Découverts dans la noblesse de « Mad Love In New York » et la réconciliation avec Robert Pattinson dans « Good Time », les frères Benny et Josh Safdie se sont fait une réputation et ils inaugurent de l’espoir dans cette filiale du cinéma qu’est Netflix. Qu’on apprécie ou non le concept, ces réalisateurs sauront jouer avec les attentes et la folie du spectateur, comme du personnage central. Dans ce polar fou furieux, l’intrigue nous emmène dans un « No Man’s Land », quelque part entre les enfers et le paradis, mais inutile de préciser que beaucoup de choses vont mal tourner et vont précipiter les enjeux à un niveau où la fibre du hasard sera notre seule échappatoire.
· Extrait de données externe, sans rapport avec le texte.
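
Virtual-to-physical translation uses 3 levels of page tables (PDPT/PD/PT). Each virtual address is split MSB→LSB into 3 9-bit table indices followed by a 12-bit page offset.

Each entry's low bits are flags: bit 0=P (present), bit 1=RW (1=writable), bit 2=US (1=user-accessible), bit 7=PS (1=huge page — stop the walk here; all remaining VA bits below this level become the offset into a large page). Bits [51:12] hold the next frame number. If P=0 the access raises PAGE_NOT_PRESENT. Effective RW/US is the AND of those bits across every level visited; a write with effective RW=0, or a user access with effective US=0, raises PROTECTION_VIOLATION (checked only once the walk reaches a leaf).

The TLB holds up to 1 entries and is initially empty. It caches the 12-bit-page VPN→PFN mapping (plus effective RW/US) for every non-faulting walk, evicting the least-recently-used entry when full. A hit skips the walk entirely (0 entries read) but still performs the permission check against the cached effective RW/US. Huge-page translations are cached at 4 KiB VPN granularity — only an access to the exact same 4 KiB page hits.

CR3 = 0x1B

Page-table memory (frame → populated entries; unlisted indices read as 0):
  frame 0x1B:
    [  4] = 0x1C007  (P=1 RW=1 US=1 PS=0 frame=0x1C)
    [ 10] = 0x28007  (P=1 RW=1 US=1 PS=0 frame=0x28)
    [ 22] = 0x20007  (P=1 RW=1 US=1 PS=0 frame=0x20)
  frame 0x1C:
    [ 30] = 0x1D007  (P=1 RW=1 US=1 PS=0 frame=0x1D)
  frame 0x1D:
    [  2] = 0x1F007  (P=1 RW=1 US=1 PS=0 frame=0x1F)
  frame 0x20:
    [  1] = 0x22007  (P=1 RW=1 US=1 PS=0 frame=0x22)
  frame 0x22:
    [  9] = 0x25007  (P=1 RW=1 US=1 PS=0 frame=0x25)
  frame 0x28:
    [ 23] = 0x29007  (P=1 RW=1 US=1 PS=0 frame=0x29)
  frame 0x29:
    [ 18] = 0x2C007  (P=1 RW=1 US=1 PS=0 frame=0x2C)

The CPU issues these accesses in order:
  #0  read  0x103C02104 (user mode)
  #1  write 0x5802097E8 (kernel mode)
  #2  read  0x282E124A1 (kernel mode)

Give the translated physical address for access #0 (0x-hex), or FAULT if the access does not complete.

Trace:
#0 VA=0x103C02104 (r,user):
  L0: frame=0x1B idx=4 entry=0x1C007 [P=1 RW=1 US=1 PS=0]
  L1: frame=0x1C idx=30 entry=0x1D007 [P=1 RW=1 US=1 PS=0]
  L2: frame=0x1D idx=2 entry=0x1F007 [P=1 RW=1 US=1 PS=0]
  ⇒ phys 0x1F104  [3 reads]
#1 VA=0x5802097E8 (w,kernel):
  L0: frame=0x1B idx=22 entry=0x20007 [P=1 RW=1 US=1 PS=0]
  L1: frame=0x20 idx=1 entry=0x22007 [P=1 RW=1 US=1 PS=0]
  L2: frame=0x22 idx=9 entry=0x25007 [P=1 RW=1 US=1 PS=0]
  ⇒ phys 0x257E8  [3 reads]
#2 VA=0x282E124A1 (r,kernel):
  L0: frame=0x1B idx=10 entry=0x28007 [P=1 RW=1 US=1 PS=0]
  L1: frame=0x28 idx=23 entry=0x29007 [P=1 RW=1 US=1 PS=0]
  L2: frame=0x29 idx=18 entry=0x2C007 [P=1 RW=1 US=1 PS=0]
  ⇒ phys 0x2C4A1  [3 reads]

Access #0 PA: 0x1F104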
On nous introduit Howard Ratner, bijoutier et acheteur-parieur compulsif. Il vit constamment sur le fil entre la réussite et le désastre, mis quand le destin vient frapper à sa porte, il ne peut plus reculer et fonce droit dans une pente dont il serait possible de faire marche arrière… quoique. Adam Sandler le campe avec une justesse, réhabilitant ainsi le comédien qui s’est souvent enfermé dans des comédies inintéressantes, voire ridicules. Même s’il faut parler divertissement, la sensation ira à l’opposé à ce qu’on lui aurait associé. Mais nous le sentions déjà plus mature, notamment avec son passage derrière la caméra de Paul Thomas Anderson dans « Punch-Drunk Love » et il le démontre avec une puissance émotionnelle qui évoque l’art abstrait, mais qu’on prend soin de voir briller le temps d’un espoir avant de le voir replonger dans une spirale chaotique. Il constitue cet amas d’énergie qui perd en intensité et qui engendre les collisions les plus improbables et les plus vicieuses. Et c’est justement dans ce contexte ardent qu’on le verra évolue et au cœur d’un récit New-Yorkais frénétique et rocambolesque.
Il vaut le voir pour y croire et il ne s’agit pas que de l’œuvre qui est le témoignage d’une excellente écriture. La venue d’une gemme viendra bouleverser la routine, loin d’être concluante, d’Howard qui jongle constamment entre les familles et amante, ou encore clients et fournisseurs. Tout se recoupe à des dettes démesurées qui manipuleront son instinct et sa raison, s’il lui en reste. Et on ressent constamment le protagoniste se débattre pour sa survie grâce à ce cadre serré et étouffant. Tout le monde cherche à gagner du terrain sur l’autre et les forces qui s’opposent sur l’écran font le nécessaire afin de s’armer d’impatience, tout comme le spectateur qui guette si sa place est assez confortable. Le combat est physique et mental, notamment dans un dernier acte qui nous empêche de respirer ou étire l’échéance avent une telle pression qu’on ne vit plus que dans l’instant.
On le comprend donc, mais « Uncut Gems » réussit le pari fou d’assimiler un univers noir et redoutable, même pour le plus confiant ou le plus chanceux. Les multiples péripéties alimentent constamment la chute du héros qui panse à chaque fois ses plaies, de plus en plus conséquentes et de plus en plus lourdes de sens. Le film adore maltraiter ses personnages, mais avec l’ironie et du sort et d’un environnement que l’on exploite avec parcimonie, afin de rendre ce thriller tranchant et sanglant.